Czy ten incydent nie zakłóci stosunków rosyjsko-polskich, które po smoleńskiej tragedii znacznie się polepszyły?

 „Niestety zarówno w Polsce, jak też w Rosji istnieją marginalne siły polityczne, opowiadające przeciwko przyjaźni naszych narodów. Wiemy o nieprzyjaznych akcjach narodowych bolszewików wobec Polski, polscy politycy o skrajnie prawicowych poglądach, odwrotnie, nie akceptują niczego, co ma związek z Rosją". Właściwie chodzi o warstwy marginesowe, które nie są nawet reprezentowane w Sejmie. Jednym słowem, jestem przekonany, że akt wandalizmu w Ossowie nie wywrze żadnego wpływu na pozytywną dynamikę stosunków rosyjsko-polskich. Przypomnę ponadto, że prezydent Polski Bronisław Komorowski poparł inicjatywę odsłonięcia pomnika 22-ch Żołnierzy Armii Czerwonej.

Fragment wywiadu w Russia Voice

 

Wypowiedz z 2009 r.Mateusza Piskorskiego w sprawie strategicznego sojuszu z Rosją
 
Strategiczne partnerstwo polsko-rosyjskie to pojęcie brzmiące dziś surrealistycznie. Spoglądając na mapę Europy musimy jednak zadać sobie pytanie o nasze cele i geopolityczne aspiracje. Jednym z nich powinno być radykalne wzmocnienie Warszawy w UE. A tego celu bez partnerstwa z Moskwą osiągnąć się najprawdopodobniej nie da. Argumentacja historyczno-sentymentalna nie powinna przy tym odgrywać, jak to było do tej pory, destruktywnej roli. Polityka element emocjonalny może traktować jedynie jako pomocny instrument; nie może zaś czynić go podstawą wyznaczania swych kierunków.

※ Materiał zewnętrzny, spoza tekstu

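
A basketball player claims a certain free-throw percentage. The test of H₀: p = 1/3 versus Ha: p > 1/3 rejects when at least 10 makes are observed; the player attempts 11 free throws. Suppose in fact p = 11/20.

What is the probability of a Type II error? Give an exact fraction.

20194688329389/20480000000000

Under the alternative p = 11/20, K ~ Binomial(11, 11/20); β is the probability the test does not reject, P(K < 10).
Summing C(11,j)·(11/20)^j·(9/20)^{11-j} for j = 0..9 gives 20194688329389/20480000000000.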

Tekst z raportu Puławskiego  1/2010  Stosunki Polsko Rosyjskie

Stosunki polsko-rosyjskie, z uwagi na różne priorytety w polityce zagranicznej, od początku lat dziewięćdziesiątych nie miały szans na to, aby stać się strategicznymi. Nie mniej jednak, gdy prezydentem RP był Aleksander Kwaśniewski, kontakty te cechował wysoki poziom wzajemnego zaufania. Chociaż zdarzały się różne incydenty, starano się je łagodzić bez odwoływania się do tematów historycznych, które wciąż kładą się cieniem na współczesne stosunki. Nie wyliczając ofiar, które miały miejsce po obu stronach, kwestie historyczne w Polsce niekiedy dominują nad sprawami bieżącymi i stąd, nie bez powodu, w krajach ościennych rozpamiętywanie się w historii jest uznawane za specjalność polskiej kuchni politycznej. Rosyjskie media, ilekroć komentują stosunki polsko-rosyjskie, piszą o „opętanych przez historię Polakach”. Wynika to z braku zrozumienia ze strony Rosjan, którzy albo nie znają wspólnej historii, albo nie chcą do niej wracać. Stąd też rozliczanie się z przeszłością jest obecnie poza kręgiem zainteresowań rosyjskiego społeczeństwa i polityków. Dla Kremla liczy się bowiem teraźniejszość, gdyż przeszłość nie stawia państwa rosyjskiego w najlepszym świetle. Z tego powodu trudno oczekiwać przeprosin ze strony Rosji. Ponadto kłóciłoby się to ze strategią przyjętą w Moskwie, według której Rosja jest mocarstwem światowym. Jak mówi rosyjski politolog Aleksiej Makarin dzisiejsza Rosja nie przeprasza, bo uważa to za przejaw słabości.

PODSUMOWANIE

Nieporozumieniem jest iż – państwo polskie ma obowiązek dbania o groby wszystkich poległych na jej ziemi żołnierzy, bez względu na to, czy byli najeźdźcami czy obrońcami w sposób pojmowany przez władzę. Humanistyczne podejście i typowo PR fakt realizowany przez główne siły polityczne w RP , powoduje zagrożenie dla obecnej sytuacja i podsycania elementów ulicznej pop kultury.